Zubri, seorang warga Kampung Sembulang mengatakan akan tetap bertahan di kampung halamannya. "Ini bukan soal material, ini masalah tanah kampung itulah yang disebut marwah melayu, kami tetap bertahan" kata dia pada Tempo, Selasa, 26 September.
Setidaknya ada 700 keluarga lebih di Pulau Rempang yang akan direlokasi, terdiri dari lima kampung yaitu Pasir Panjang, Sembulang Hulu, Sembulang Tanjung, Sembulang Pasir Merah, dan Blongkeng. Menurut data Badan Pengusahaan Batam per 27 September 2023, warga sudah mendaftar berjumlah 317 KK dan sebanyak 467 tengah berkonsultasi.
Sebanyak tiga keluarga sudah mulai pindah ke rumah relokasi sementara pada Selasa kemarin. Proses perpindahan tiga keluarga itu berlangsung pada Senin siang dibantu BP Batam. BP Batam mengaku telah menyerahkan uang sewa senilai Rp 1,2 juta per orang untuk tiga bulan kedepan kepada keluarga yang telah pindah.
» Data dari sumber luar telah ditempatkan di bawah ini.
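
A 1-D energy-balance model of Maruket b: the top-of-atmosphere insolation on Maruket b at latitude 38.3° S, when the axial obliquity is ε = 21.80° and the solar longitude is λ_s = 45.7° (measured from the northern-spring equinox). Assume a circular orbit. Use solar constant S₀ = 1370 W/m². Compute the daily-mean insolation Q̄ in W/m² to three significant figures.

Solar declination: sin δ = sin ε · sin λ_s = sin 21.80° × sin 45.7° = 0.26579, so δ = +15.414°.
cos H₀ = −tan(-38.3°) tan(+15.414°) = 0.2177, H₀ = 1.3513 rad.
Bracket: H₀ sin φ sin δ + cos φ cos δ sin H₀ = 1.3513×-0.61978×0.26579 + 0.78478×0.96403×0.97601 = -0.222601 + 0.738402 = 0.515801.
Q̄ = (S₀/π) × [bracket] = (1370/π) × 0.515801 = 224.9 W/m².

Q̄ ≈ 225 W/m²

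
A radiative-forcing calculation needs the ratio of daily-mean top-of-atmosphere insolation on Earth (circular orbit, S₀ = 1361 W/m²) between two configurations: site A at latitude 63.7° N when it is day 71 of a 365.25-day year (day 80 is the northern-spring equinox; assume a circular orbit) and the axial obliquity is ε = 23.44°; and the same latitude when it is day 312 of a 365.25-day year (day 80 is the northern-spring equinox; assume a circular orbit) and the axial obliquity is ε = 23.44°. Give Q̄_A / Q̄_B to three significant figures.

Q̄_A / Q̄_B ≈ 3.98

— Configuration A (φ=+63.7°):
Solar longitude: λ_s = 360° × (71 − 80)/365.25 = -8.871°, i.e. -8.871° + 360° = 351.129°.
sin δ = sin 23.44° × sin 351.129° = -0.06134, so δ = -3.517°.
cos H₀ = −tan(+63.7°) tan(-3.517°) = 0.1243, H₀ = 1.4461 rad.
Bracket: H₀ sin φ sin δ + cos φ cos δ sin H₀ = 1.4461×0.89649×-0.06134 + 0.44307×0.99812×0.99224 = -0.079522 + 0.438805 = 0.359283.
Q̄ = (S₀/π) × [bracket] = (1361/π) × 0.359283 = 155.65 W/m².
— Configuration B (φ=+63.7°):
Solar longitude: λ_s = 360° × (312 − 80)/365.25 = 228.665°.
sin δ = sin 23.44° × sin 228.665° = -0.29869, so δ = -17.379°.
cos H₀ = −tan(+63.7°) tan(-17.379°) = 0.6333, H₀ = 0.8851 rad.
Bracket: H₀ sin φ sin δ + cos φ cos δ sin H₀ = 0.8851×0.89649×-0.29869 + 0.44307×0.95435×0.77395 = -0.237006 + 0.327260 = 0.090254.
Q̄ = (S₀/π) × [bracket] = (1361/π) × 0.090254 = 39.100 W/m².
Ratio Q̄_A / Q̄_B = 155.65 / 39.100 = 3.981.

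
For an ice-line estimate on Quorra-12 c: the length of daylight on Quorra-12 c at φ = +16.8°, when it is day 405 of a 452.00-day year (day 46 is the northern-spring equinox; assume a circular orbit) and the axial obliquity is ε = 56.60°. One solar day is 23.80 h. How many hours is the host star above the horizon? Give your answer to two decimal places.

Solar longitude: λ_s = 360° × (405 − 46)/452.00 = 285.929°.
sin δ = sin 56.60° × sin 285.929° = -0.80279, so δ = -53.397°.
cos H₀ = −tan φ · tan δ = −tan(+16.8°) × tan(-53.397°) = 0.4065, so H₀ = 1.1522 rad = 66.02°.
Daylight = 2H₀/(2π) × 23.80 h = (1.1522/π) × 23.80 = 8.73 h.

8.73 h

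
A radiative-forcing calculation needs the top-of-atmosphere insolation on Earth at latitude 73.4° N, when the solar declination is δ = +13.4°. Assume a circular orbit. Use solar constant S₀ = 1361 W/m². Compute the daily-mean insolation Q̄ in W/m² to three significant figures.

Q̄ ≈ 313 W/m²

cos H₀ = −tan(+73.4°) tan(+13.400°) = -0.7991, H₀ = 2.4967 rad.
Bracket: H₀ sin φ sin δ + cos φ cos δ sin H₀ = 2.4967×0.95832×0.23175 + 0.28569×0.97278×0.60115 = 0.554494 + 0.167068 = 0.721562.
Q̄ = (S₀/π) × [bracket] = (1361/π) × 0.721562 = 312.6 W/m².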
Ombudsman RI mengungkapkan hasil temuan sementara atas penanganan masalah proyek Rempang Eco City. Temuan itu salah satunya tidak ada kesempatan dialog antara warga Rempang dengan Menteri Investasi Bahlil Lahadalia saat mengunjungi pulai itu beberapa waktu lalu. Bahlil, menurut temuan Ombudsman, hanya bertemu dengan perwakilan warga yang menyetujui relokasi.
"Ketika (warga yang lain) mau menyatakan pendapat, Bahlil sudah pergi," kata Widijantoro dalam konferensi pers di kantornya di Jalan Rasuna Said, Jakarta pada Rabu, 27 September 2023.